Изменить размер шрифта - +
Просто не было необходимости.

А сейчас в его голосе впервые проклюнулись характерные нотки способного отдать п р и к а з. Лишь проклюнулись, как слабые всполохи дальней зарницы. Но им, еще не познавших боя, побед и потерь, этого оказалось достаточно.

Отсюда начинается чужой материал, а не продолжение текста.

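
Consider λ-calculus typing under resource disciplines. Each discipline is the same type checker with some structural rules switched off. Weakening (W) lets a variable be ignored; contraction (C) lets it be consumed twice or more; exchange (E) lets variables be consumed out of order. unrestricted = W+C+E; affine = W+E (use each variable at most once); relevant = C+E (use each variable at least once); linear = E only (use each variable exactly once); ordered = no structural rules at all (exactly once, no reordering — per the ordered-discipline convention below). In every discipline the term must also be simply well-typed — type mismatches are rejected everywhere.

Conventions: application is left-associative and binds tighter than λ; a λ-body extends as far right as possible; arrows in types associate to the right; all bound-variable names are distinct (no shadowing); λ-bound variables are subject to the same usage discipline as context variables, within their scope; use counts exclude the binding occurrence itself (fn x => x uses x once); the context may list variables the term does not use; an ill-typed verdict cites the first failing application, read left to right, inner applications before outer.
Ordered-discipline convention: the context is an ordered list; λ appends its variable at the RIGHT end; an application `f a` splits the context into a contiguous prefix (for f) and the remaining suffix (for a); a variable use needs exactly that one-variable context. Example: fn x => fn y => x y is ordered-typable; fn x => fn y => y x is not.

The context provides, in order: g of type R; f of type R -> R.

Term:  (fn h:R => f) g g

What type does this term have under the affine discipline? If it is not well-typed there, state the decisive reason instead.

not well-typed under affine — g ×2 used more than once (contraction)
counts: g: 2; f: 1; h [bound]: 0
uses in reading order: f, g, g
typing: the term checks, with type R
all disciplines: ordered ✗ | linear ✗ | affine ✗ | relevant ✗ | unrestricted ✓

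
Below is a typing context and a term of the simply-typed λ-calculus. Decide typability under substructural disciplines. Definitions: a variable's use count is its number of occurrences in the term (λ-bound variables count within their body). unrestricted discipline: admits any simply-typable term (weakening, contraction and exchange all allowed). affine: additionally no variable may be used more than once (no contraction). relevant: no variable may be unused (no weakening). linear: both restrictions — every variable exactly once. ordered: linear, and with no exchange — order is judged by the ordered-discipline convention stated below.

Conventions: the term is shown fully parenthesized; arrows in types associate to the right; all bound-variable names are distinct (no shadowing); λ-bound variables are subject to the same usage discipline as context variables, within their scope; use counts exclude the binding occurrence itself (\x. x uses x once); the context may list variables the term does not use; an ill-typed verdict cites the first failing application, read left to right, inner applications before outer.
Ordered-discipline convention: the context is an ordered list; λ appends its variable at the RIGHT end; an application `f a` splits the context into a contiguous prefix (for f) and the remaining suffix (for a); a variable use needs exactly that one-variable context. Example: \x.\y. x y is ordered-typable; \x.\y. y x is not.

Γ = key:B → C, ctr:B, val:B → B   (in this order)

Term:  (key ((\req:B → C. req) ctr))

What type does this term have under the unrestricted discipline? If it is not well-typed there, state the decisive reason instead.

not well-typed under unrestricted — fails simple typing
counts: key: 1; ctr: 1; val: 0; req (bound): 1
order of uses: key, req, ctr
typing: ill-typed: an argument B mismatches the expected B → C
per-discipline verdicts: ordered ✗, linear ✗, affine ✗, relevant ✗, unrestricted ✗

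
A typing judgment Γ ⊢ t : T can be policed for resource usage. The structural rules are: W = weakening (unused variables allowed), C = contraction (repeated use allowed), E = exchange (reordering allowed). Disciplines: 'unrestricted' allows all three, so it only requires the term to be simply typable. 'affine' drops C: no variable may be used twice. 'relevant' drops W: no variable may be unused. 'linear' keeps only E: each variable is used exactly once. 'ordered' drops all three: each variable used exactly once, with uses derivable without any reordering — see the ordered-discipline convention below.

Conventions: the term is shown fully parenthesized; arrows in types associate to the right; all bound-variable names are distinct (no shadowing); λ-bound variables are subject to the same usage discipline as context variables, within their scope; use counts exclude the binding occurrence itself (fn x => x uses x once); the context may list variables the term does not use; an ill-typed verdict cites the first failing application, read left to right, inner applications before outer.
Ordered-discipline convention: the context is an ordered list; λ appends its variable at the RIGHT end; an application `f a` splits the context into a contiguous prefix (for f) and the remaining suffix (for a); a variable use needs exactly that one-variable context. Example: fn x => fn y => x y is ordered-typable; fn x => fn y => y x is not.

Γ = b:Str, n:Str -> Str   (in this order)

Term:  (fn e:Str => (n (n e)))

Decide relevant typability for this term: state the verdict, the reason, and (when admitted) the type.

no — needs weakening: b unused
use counts: b=0, n=2, e [bound]=1
uses in reading order: n, n, e
typing: the term checks, with type Str -> Str
per-discipline verdicts: ordered ✗ · linear ✗ · affine ✗ · relevant ✗ · unrestricted ✓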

Максимов почувствовал, что на него обращены взгляды всех. Он отсчитал три удара сердца. Ровных, тугих и сильных. И отчетливо, добавив в голос больше металла, повторил:

– За право жить надо платить жизнью. Другой цены нет.

Из темного угла послышался судорожный вдох, за которым неминуемо должен был последовать такой же заполошенный, растрепанный вопрос.

Максимов не дал тому, невидимому сейчас в колеблющемся свете свечей, но совершенно определенно самому слабому и заранее сломленному из всех, порушить то, что низримо возникало, обретало плоть и дух.

– Что тут не ясно? Сражайся – или умри.

Повисла такая тишина, что Максимов счел за благо ослабить хватку.

– Радует одно – полная определенность.

Они поняли по голосу, что он широко и беззаботно улыбается.

И ожили.

Так он стал для них Странником. Неизвестно кем, пришедшим из ниоткуда. С приходом которого жизнь необратимо меняется. Иллюзия покоя и воли сменяется жестокой свободой. Правом выбирать: быть или умереть.

 

 

 

В ванной было холодно до дрожи. Как всегда, первую подачу воды Максимов проспал. Чтобы не ждать следующей, в одиннадцать часов, он ставил на ночь ведро в ванну и открывал кран. Пусть лилось через край, для тех, кто организовал эту скотскую экономию, убыток небольшой, но к его пробуждению всегда была вода.

Морщась и постанывая, он облился по пояс, докрасна растерся полотенцем. Глянул на тусклую лампочку и решил не бриться. Больше всего по утрам его раздражала эта мерзкая, в белесых известковых разводах, еле переливающаяся тошнотворно-желтым светом, лампочка.

Жилище в лучшие времена принадлежало какому-то мелкому "новому русскому", учудившему личную перестройку на площади всех квартир на этаже. Как выглядело все в те "лучшие времена", сказать было уже невозможно. Уплотненные и подселенные разношерстные жильцы, очевидно, руководствуясь генной памятью, коллективными усилиями, усугубленными склоками и подлянками, уничтожили остатки "евростандарта" и воспроизвели интерьеры классической коммуналки двадцатых годов прошлого века.

Нравы завелись соответствующие. На трехста квадратных метров, поделенных на клетушки, полыхали зощенко-шекспировские страсти. Но дальше порога не выплескивались. Жильцы коммуналки, даже захлебываясь желочью и исходя праведным гневом, никогда не перегибали палку. Потому что к любому можно придраться, а уж в наши дни – и подавно, поэтому никто не хотел провоцировать соседа на крайности; еще не остыв от кухонной склоки, стукануть на обидчика оперу или старшему по дому мог любой, а документы в порядке были не у всех, пойдет писать губерния, и мириться придется уже в КПЗ.

Единственной благонадежной в квартире, если не во всем доме, заселенном злостными неплатильщиками, маргинальными личностями и откровенно криминальным элементом, считалась Мария Алексеевна, престарелая мать вертухая Бутырки в малом чине, да и та вторую неделю не вставала с постели.

У себя в комнате Максимов допил остатки вчерашнего чая и, подавив отвращение, с трудом прожевал кусок колбасы, ставшей за ночь серой и ослизлой. Колбаса теперь делилась на "гуманитарную" и "отечественную". Третьесортный по европейским стандартам, да еще явно "второй свежести", деликатес "гуманитраки" полагался по карточкам и то не всем. Оставленным без льгот или хронически безденежным предлагалось демонстрировать чудеса патриотизма – жрать "отечественную" и не помирать от отравления.

Максимов закурил сигарету и долго рылся в куче тряпок, выбирая носки; попадались почему-то все непарные, наконец, нашел нужные, правда, один оказался свежее.